April 21st, Florence Condé Nast International Luxury Conference

curated and hosted by Suzy Menkes kicked off with a

welcome cocktail reception at the Four Seasons.

 

 Jonathan Newhouse, Chairman and Chief Executive of Condé Nast

International, announced today that the inaugural seminar,

entitled “Hard Luxury,” will run on the 22nd and 23rd April

in the historic Palazzo Vecchio.

 

“Through magazines and websites like Vogue, Vanity Fair and GQ, Condé Nast is the

luxury industry’s leading media partner,” commented Newhouse.“The Condé Nast

International Luxury Conference will animate our brands in a new way, bringing

together top luxury players in a stimulating event to provoke new thinking, forge

connections and make things happen. It will be a ‘must’ rendezvous for luxury business.”

 

 

Curated and hosted by Suzy Menkes, International Vogue Editor, the Conference

will bring together a diverse mix of world-class speakers from both the creative and

business sides of the luxury industry. ““Hard Luxury” refers to both the traditional

description of high-end watches and jewellery. And to the fact that it is tough out

there in the global market place,” said Suzy Menkes, adding “luxury

today is as much about high tech as high heels.”

 

The Conference will be held in Florence, Italy, under the patronage of Mayor

Dario Nardella, in the Salone dei Cinquecento, part of the Palazzo Vecchio.

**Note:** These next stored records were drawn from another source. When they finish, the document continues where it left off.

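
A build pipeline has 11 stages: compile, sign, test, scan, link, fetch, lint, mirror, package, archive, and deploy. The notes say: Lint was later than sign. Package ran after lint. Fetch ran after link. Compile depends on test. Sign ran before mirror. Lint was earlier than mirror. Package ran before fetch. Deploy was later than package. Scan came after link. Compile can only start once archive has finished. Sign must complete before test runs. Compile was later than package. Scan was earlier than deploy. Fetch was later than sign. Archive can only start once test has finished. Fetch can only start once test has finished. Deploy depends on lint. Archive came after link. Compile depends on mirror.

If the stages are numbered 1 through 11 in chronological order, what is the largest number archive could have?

10

Archive must come before compile — 1 stage forced after it.
Everything else can be placed before archive in some valid order, so archive can sit as late as position 11 − 1 = 10.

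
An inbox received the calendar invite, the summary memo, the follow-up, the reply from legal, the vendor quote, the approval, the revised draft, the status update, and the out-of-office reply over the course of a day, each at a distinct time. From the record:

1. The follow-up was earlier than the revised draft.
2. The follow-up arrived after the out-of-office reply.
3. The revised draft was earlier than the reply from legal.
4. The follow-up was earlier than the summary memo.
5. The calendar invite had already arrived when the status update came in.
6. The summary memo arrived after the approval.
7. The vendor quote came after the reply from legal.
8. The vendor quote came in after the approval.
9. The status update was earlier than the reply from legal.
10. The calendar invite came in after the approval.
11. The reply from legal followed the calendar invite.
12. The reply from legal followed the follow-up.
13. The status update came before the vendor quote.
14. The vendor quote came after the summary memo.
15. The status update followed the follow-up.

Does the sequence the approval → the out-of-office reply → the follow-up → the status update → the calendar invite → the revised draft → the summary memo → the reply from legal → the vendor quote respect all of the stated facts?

The constraints require the calendar invite before the status update, but in the proposed sequence the status update appears ahead of the calendar invite. That one violation is enough.

no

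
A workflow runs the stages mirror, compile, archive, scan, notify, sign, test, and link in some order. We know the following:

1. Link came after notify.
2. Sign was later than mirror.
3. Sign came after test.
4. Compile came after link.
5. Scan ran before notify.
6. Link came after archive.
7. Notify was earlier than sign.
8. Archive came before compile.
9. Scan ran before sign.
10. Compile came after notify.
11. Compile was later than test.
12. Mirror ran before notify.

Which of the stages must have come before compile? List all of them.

Directly stated before compile: archive, link, notify, and test.
Mirror reaches compile via mirror → notify → compile.
Scan reaches compile via scan → notify → compile.

archive, link, mirror, notify, scan, test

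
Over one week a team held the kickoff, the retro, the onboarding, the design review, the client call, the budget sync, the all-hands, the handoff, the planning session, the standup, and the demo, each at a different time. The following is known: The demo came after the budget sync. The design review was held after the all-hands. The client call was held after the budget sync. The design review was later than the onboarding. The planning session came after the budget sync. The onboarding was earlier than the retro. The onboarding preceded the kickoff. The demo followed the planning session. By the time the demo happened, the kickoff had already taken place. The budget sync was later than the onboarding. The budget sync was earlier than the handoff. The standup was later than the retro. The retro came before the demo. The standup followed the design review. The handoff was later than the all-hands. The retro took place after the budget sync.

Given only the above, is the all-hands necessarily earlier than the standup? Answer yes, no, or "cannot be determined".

yes

Chain the constraints: the all-hands → the design review → the standup. Each link is directly stated, so the all-hands comes before the standup.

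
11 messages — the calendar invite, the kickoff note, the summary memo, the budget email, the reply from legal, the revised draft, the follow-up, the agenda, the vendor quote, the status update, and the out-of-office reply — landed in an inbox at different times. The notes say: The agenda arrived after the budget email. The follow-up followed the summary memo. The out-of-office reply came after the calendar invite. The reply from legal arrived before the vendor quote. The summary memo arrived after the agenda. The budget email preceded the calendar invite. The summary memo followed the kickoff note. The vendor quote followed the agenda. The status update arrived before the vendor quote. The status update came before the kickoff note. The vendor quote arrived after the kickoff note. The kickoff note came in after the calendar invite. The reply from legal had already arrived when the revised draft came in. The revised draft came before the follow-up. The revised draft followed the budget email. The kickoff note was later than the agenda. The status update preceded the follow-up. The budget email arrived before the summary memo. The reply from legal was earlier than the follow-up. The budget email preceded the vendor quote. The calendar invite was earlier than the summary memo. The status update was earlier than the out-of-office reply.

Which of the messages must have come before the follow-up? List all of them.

the agenda, the budget email, the calendar invite, the kickoff note, the reply from legal, the revised draft, the status update, the summary memo

Directly stated before the follow-up: the reply from legal, the revised draft, the status update, and the summary memo.
The agenda reaches the follow-up via the agenda → the summary memo → the follow-up.
The budget email reaches the follow-up via the budget email → the summary memo → the follow-up.
The calendar invite reaches the follow-up via the calendar invite → the summary memo → the follow-up.
Likewise the kickoff note reaches the follow-up by chaining the stated constraints.
No chain forces the vendor quote (or any of the others) ahead of the follow-up.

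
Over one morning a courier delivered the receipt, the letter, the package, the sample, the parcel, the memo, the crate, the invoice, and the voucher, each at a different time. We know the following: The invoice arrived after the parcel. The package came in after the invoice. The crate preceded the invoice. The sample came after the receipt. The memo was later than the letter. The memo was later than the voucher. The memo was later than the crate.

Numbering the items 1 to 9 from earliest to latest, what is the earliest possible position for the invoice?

3

The crate and the parcel must both come before the invoice — 2 forced predecessors.
Nothing else is forced ahead of the invoice, so its earliest slot is position 2 + 1 = 3.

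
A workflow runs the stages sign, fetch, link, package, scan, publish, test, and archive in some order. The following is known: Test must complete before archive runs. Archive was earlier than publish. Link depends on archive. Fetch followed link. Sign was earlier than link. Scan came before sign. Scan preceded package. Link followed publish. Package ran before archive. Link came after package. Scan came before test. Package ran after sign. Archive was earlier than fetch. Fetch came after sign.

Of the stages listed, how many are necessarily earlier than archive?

4

Directly stated before archive: package and test.
Scan reaches archive via scan → test → archive.
Sign reaches archive via sign → package → archive.
No chain forces link (or any of the others) ahead of archive.
That's package, scan, sign, and test — 4 in all.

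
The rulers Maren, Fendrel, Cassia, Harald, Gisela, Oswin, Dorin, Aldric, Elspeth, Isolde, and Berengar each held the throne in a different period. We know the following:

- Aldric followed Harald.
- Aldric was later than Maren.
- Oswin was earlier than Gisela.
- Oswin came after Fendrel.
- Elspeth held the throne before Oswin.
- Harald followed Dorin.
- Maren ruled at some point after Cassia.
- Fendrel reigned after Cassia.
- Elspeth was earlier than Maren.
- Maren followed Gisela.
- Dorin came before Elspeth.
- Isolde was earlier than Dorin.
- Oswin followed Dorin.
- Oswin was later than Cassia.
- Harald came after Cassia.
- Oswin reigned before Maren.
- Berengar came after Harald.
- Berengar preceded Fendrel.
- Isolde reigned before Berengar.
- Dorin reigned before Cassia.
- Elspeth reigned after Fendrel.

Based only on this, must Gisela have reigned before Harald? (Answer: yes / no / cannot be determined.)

no

Tracing the constraints gives Harald → Berengar → Fendrel → Oswin → Gisela, so Harald must come before Gisela.
That means Gisela cannot be before Harald.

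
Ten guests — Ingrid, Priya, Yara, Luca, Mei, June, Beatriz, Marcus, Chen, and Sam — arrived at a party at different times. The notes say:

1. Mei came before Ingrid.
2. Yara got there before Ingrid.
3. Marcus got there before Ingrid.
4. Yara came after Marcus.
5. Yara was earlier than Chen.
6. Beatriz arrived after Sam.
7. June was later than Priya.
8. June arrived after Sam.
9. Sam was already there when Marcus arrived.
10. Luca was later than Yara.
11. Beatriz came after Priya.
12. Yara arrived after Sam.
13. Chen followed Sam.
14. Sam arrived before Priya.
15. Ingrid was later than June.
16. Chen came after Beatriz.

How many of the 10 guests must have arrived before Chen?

5

Directly stated before Chen: Beatriz, Sam, and Yara.
Marcus reaches Chen via Marcus → Yara → Chen.
Priya reaches Chen via Priya → Beatriz → Chen.
That's Beatriz, Marcus, Priya, Sam, and Yara — 5 in all.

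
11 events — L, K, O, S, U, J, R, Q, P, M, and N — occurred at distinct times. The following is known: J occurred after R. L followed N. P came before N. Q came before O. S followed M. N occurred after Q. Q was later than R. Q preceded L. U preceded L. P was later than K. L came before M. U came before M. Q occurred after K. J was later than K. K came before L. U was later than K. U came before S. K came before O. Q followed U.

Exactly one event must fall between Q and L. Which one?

N

Tracing the constraints gives Q → N → L, so N sits after Q and before L.
No other event is forced both after Q and before L.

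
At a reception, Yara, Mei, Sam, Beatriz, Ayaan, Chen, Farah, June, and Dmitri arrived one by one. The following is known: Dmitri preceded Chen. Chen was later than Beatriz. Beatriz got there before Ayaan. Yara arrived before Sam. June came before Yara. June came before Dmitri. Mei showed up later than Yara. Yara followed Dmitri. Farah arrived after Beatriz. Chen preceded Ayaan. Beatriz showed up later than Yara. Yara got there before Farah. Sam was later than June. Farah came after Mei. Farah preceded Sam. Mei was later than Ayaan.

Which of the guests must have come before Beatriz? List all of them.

Directly stated before Beatriz: Yara.
Dmitri reaches Beatriz via Dmitri → Yara → Beatriz.
June reaches Beatriz via June → Yara → Beatriz.
No chain forces Chen (or any of the others) ahead of Beatriz.

Dmitri, June, Yara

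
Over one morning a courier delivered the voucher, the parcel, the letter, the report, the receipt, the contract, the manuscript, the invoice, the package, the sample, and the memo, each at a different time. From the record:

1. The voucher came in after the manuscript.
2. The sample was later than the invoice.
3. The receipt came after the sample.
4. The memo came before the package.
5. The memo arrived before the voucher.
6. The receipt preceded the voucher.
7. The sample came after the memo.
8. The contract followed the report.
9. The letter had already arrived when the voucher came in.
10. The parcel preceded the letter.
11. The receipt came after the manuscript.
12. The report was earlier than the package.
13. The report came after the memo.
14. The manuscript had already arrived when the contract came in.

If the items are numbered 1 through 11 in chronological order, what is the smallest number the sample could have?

3

The invoice and the memo must both come before the sample — 2 forced predecessors.
Nothing else is forced ahead of the sample, so its earliest slot is position 2 + 1 = 3.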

“Home to spectacular Renaissance artworks and a centre of Italian craftsmanship

and tailoring, Florence is an ideal meeting location for the luxury and fashion

industry,” commented Mayor Dario Nardella. “I am delighted to extend my official

patronage of the very first Condé Nast International Luxury Conference. As a recipient

of the City’s Fiorino D’Oro Award, Suzy Menkes has a real passion for Italian fashion

and craftsmanship. On behalf of the City, I look forward to the enlightening discussions

and stimulating debates which will take place in the historic Palazzo Vecchio,

which has been opened up especially for this occasion.”

 

The Condé Nast International Luxury Conference offers the opportunity to network

with senior business and creative leaders from the global luxury industry, stimulating as

much debate off-stage as on, setting the agenda and providing a unique platform

from which to engage with the future of luxury.